Vielleicht habt ihr neue Schwiegereltern oder eine neue Freundin (oder einen neuen Freund) oder ihr müsst dem Chef erklären, weswegen ihr immer wieder für ein Wochenende an einen Ort reist um Bier zu trinken. Schenkt diesen Personen dieses Buch, denn es ist eine punktgenaue Einführung für Unwissende in das Ding welches weitläufig als Craft Bier bezeichnet wird. Und es kostet nur €5.

Der Autor – und wir mussten das recherchieren, denn das steht nirgends – ist ein freier Autor, der vor allem über Sport und Getränke schreibt und dabei keine offensichtliche Ausbildung hatte. Er beweist also, dass auch Laien ein gut recherchiertes Buch schreiben können. Dreisbach findet Craft Bier offensichtlich gut und als Deutscher hat er einen gesunden Umgang mit dem Reinheitsgebot, welches er richtigerweise lobt, aber auch relativiert.
Das Buch ist in zwei Bereiche aufgeteilt: Zuerst wird ins Thema Craft Bier eingeführt und es gelingt dem Autor hier den IPA-Mythos zu korrigieren. Dreisbach führt Craft Bier auf «vergessene Biere, befreites Brauen, enthemmter Hopfen» zurück und zitiert Garret Oliver von der Brooklyn Brewery: Craft Bier sei kein Trend, sondern eine Rückkehr zur Normalität.

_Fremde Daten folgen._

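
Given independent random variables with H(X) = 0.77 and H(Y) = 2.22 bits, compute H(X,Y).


For independent variables, H(X,Y) = H(X) + H(Y) = 0.77 + 2.22 = 2.99

2.99 bits


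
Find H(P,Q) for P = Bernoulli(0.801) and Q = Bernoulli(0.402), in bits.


H(P,Q) = -p*log2(q) - (1-p)*log2(1-q). -0.801*log2(0.402) = 1.053101; -0.199*log2(0.598) = 0.147615. H(P,Q) = 1.053101 + 0.147615 = 1.2007

1.2007 bits


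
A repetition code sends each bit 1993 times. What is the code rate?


Rate = k/n = 1/1993

1/1993


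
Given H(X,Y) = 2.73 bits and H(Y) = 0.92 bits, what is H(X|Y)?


H(X|Y) = H(X,Y) - H(Y) = 2.73 - 0.92 = 1.81

1.81 bits


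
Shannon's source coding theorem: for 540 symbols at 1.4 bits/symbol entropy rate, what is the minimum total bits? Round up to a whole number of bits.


Minimum bits >= n * H = 540 * 1.4 = 756.0, rounded up to a whole number of bits = 756

756 bits


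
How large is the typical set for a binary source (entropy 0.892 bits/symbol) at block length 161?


log2|A_typical| = nH = 161 * 0.892 = 143.612, so |A_typical| ~ 2^143.612 = 1.704e+43

1.704e+43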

In der zweiten Hälfte des Buches werden Brauereien vorgestellt und immer auch ein Bier beschrieben – und das reichlich blumig. Hier entdeckt man sowohl bekannte Brauereien wie Anchor, Cantillon oder Belhaven, aber auch Craft Lieblinge wie Bevog und Lervig und noch spannender, sehr viele deutsche Brauereien die oftmals als Gypsy Brauer (oder hier sowohl «Kukusbrauer» wie auch «Phantombrauer» genannt) tätig sind. Das einzige was an diesem Buch nervt, sind die blöden und gesuchten Wortspiele. Trotzdem ist das Buch eine günstige und gelungene Einführung.

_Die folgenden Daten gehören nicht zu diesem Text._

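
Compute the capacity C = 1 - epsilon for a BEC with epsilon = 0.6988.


C = 1 - epsilon = 1 - 0.6988 = 0.3012

0.3012 bits


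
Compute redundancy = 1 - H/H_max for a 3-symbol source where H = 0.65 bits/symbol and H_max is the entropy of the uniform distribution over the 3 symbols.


H_max = log2(K) = log2(3) = 1.585 bits/symbol. Redundancy = 1 - H/H_max = 1 - 0.65/1.585 = 1 - 0.4101 = 0.5899

0.5899


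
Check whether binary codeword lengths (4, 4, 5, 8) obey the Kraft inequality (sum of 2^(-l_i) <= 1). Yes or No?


Kraft sum = sum(2^(-l_i)) = 0.1602, need <= 1. Result: satisfied (a binary prefix-free code with these lengths exists)

Yes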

«Die Geschichte Europas in 24 Bieren» von Mika Rissanen / Juha Tahvanainen

So ein Bierbuch ist eigentlich ein ziemlich langweiliges Unterfangen: Der Autor schreibt etwas zur Geschichte, zum Brauverfahren und zu den Bierstilen. Irgendwo werden noch Brauereien erklärt, das ganze wird mit den typischen Geschichten von India Pale Ale, Reinheitsgebot und Spinnennetzen angereichert. Voila, fertig ist das Buch. Die beiden Finnen Rissanen und Tahvanainen haben eine alternative Herangehensweise gewählt und der macht dieses Buch anders und für alle die gerne Geschichte haben, spannend.

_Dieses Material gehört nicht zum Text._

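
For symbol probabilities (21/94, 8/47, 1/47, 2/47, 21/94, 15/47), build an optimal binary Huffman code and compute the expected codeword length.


Huffman construction (repeatedly merge the two least-probable nodes; each merge adds 1 bit to every symbol beneath it): 1/47 + 2/47 = 3/47; 3/47 + 8/47 = 11/47; 21/94 + 21/94 = 21/47; 11/47 + 15/47 = 26/47; 21/47 + 26/47 = 1. Resulting codeword lengths (in the order the probabilities were given): (2, 3, 4, 4, 2, 2). L_avg = sum(p_i * l_i) = 21/94*2 + 8/47*3 + 1/47*4 + 2/47*4 + 21/94*2 + 15/47*2 = 108/47 = 2.2979

2.2979 bits


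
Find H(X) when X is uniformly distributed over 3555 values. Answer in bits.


H = log2(n) = log2(3555) = 11.7956

11.7956 bits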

Hier werden verschiedene Ereignisse aus der Europäischen Geschichte genommen, in der Bier irgendeine Rolle spielte. Das kann so allgemein sein, wie, dass irische Missionare Bier in Grossbritannien und Kontinentaleuropa verbreiteten, darunter Columban aber auch der Gallus (generell wird das St.Galler Kloster gerne wegen den Brauereiplänen erwähnt, wobei mindestens gemäss Oxford Compendium unklar ist, ob diese Brauerei auch tatsächlich gebaut wurde). Oder, dass je nachdem ob eine Gesellschaft Katholisch oder Protestantisch ist, diese mit Ausnahmen eher dem Wein oder dem Bier zugeneigt ist. Die Geschichten sind aber auch sehr konkret, wie, dass während der Belagerung von Sarajevo die Bevölkerung mit Wasser aus dem Brunnen der Brauerei versorgt wurden oder, dass die Teilnehmer an der Tour de France früher Bierstops machten. Zu jeder dieser Geschichte haben die Autoren ein Bier ausgesucht, dass eine Rolle spielte oder aus dieser Gegend stammte.

In diesem Buch wird also nicht erklärt, wie man Bier braut und auch die Bierstile bleiben ohne Auflistung. Aber für alle, welche das Kulturgut Bier spannend finden, werden hier interessante Geschichten erzählt. Und was am Schluss auch hängen bleibt; dass Deutschland in der Entwicklung von Bier tatsächlich immer wieder eine entscheidende Rolle spielte. Das darf man sehr wohl anerkennen, und erkennt man hier, da ausgewählte Ereignisse immer wieder in Deutschland spielten.